Now do the same to lexcorp.com

setfacl -Rm g:wglexcorp:rwX lexcorp.com
getfacl --access ./lexcorp.com/ | sudo setfacl -d -RM - ./lexcorp.com/
cd lexcorp.com
mkdir www

Setting Permissions for tmp and logs

cd php
setfacl -Rm g:www-data:rwX tmp
getfacl --access ./tmp/ | sudo setfacl -d -RM - ./tmp/
setfacl -Rm g:www-data:rwX logs
getfacl --access ./logs/ | sudo setfacl -d -RM - ./logs/

Next move the web folder to the opt directory and make serveradmin:staff own it

cd ~
sudo mv web /opt/
cd /opt/
sudo chown -R serveradmin:staff web

Change the group ownership and apply acls for lexcorp.com,

...

Testing Restrictions

User Lex Luthor has been given access to his directory "lexcorp.com" but learns of the "dailyplanet.com" directory by using his robots to spy on Clark Kent's computer. So Lex terminals in...

cd /opt/web/php/
cd dailyplanet.com
-su: cd: dailyplanet.com: Permission denied

Backup and Restore

Introduction

The current (September 2012) GNU version of TAR does not support ACLs without modifications.

As with any backup and restore scenario where user based permissions matter, make sure the users actually exist and match. To ensure you have no issues, also ensure consistent use of user and group UIDs.

Backup

ACLs permissions can be backed up to a text file,

sudo getfacl -R dailyplanet.com/ > ~/dailyplanet.com.acl.bck.txt

It is important to run getfacl with sudo so that getfacl can properly transverse the directories and owner comments or group comments will be retained.

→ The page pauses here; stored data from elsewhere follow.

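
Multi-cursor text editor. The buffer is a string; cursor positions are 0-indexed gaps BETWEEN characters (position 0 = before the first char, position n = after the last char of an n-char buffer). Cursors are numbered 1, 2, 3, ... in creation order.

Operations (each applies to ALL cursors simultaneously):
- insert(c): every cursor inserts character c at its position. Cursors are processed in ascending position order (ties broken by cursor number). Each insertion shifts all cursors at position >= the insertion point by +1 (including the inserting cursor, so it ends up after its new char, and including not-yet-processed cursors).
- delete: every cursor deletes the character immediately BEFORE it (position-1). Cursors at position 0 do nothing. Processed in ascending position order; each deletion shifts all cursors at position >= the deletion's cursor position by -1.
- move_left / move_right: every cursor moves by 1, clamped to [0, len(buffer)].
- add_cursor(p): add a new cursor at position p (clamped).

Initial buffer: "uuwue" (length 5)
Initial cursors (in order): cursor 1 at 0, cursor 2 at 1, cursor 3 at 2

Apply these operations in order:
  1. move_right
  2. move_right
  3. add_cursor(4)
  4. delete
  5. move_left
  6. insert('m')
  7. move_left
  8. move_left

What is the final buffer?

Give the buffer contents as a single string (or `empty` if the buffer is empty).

Answer: mmmme

Derivation:
After op 1 (move_right): buffer="uuwue" (len 5), cursors c1@1 c2@2 c3@3, authorship .....
After op 2 (move_right): buffer="uuwue" (len 5), cursors c1@2 c2@3 c3@4, authorship .....
After op 3 (add_cursor(4)): buffer="uuwue" (len 5), cursors c1@2 c2@3 c3@4 c4@4, authorship .....
After op 4 (delete): buffer="e" (len 1), cursors c1@0 c2@0 c3@0 c4@0, authorship .
After op 5 (move_left): buffer="e" (len 1), cursors c1@0 c2@0 c3@0 c4@0, authorship .
After op 6 (insert('m')): buffer="mmmme" (len 5), cursors c1@4 c2@4 c3@4 c4@4, authorship 1234.
After op 7 (move_left): buffer="mmmme" (len 5), cursors c1@3 c2@3 c3@3 c4@3, authorship 1234.
After op 8 (move_left): buffer="mmmme" (len 5), cursors c1@2 c2@2 c3@2 c4@2, authorship 1234.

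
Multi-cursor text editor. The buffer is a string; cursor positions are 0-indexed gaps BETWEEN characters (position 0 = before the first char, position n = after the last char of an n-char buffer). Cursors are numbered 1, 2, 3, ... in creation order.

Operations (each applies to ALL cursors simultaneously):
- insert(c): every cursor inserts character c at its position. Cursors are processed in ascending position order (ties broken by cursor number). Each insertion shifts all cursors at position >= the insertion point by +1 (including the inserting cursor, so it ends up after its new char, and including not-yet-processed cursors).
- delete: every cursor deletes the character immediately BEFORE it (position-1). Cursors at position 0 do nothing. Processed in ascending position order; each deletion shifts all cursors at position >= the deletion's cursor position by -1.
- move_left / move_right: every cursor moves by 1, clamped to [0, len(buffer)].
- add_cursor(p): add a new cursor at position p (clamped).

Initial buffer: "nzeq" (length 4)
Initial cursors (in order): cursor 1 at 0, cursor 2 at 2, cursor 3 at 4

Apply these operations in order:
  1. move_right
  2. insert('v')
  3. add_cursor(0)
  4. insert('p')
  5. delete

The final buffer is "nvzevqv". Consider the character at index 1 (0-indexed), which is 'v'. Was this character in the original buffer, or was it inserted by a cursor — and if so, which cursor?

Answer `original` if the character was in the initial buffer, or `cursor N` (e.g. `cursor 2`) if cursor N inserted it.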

Backup the files into tar and gzip or similar program,

# consider command what will also drop in the acl.bck file.

Restore

Uncompress the backup, in this case we used the tar with gunzip,

....

Restoring ACLs

Restoring is a pretty straightforward process.

cd /opt/web/php/
sudo setfacl --restore ./bck.dailyplanet.com.acl.bck.txt

References

Good introduction from the Ubuntu docs - https://help.ubuntu/community/FilePermissionsACLs

Slightly Skeptical view on ACLs - http://softpanorama.org/Articles/slightly_skeptical_view_on_unix_acl.shtml

Got me to understand why execute permission was set on the groups - http://superuser/questions/180545/setting-differing-acls-on-directories-and-files

Notes on backup and restoring ACLs using dump file - http://projectenvision/blog/4/Enable-Support-for-ACL-in-Debian-Ubuntu

Good article on masks but I think it might be wrong - http://novell/documentation/suse91/suselinux-adminguide/html/apbs03.html

Looks like another good read on masks in ACLS - http://users.suse.com/~agruen/acl/linux-acls/online/

1 Comment

  1. After some thought, for newbies or environments where umasks are set differently it is better to explicitly set the permissions,

    sudo setfacl -Rm g:www-data:rX ./www.dailyplanet.com/  # Previous approach will ADD r and X.
    sudo setfacl -Rm g:www-data:r-X ./www.dailyplanet.com/ # This better approach will ADD r and X, but also remove w if it was previously set.

    Update docs in second rewrite and testing of article.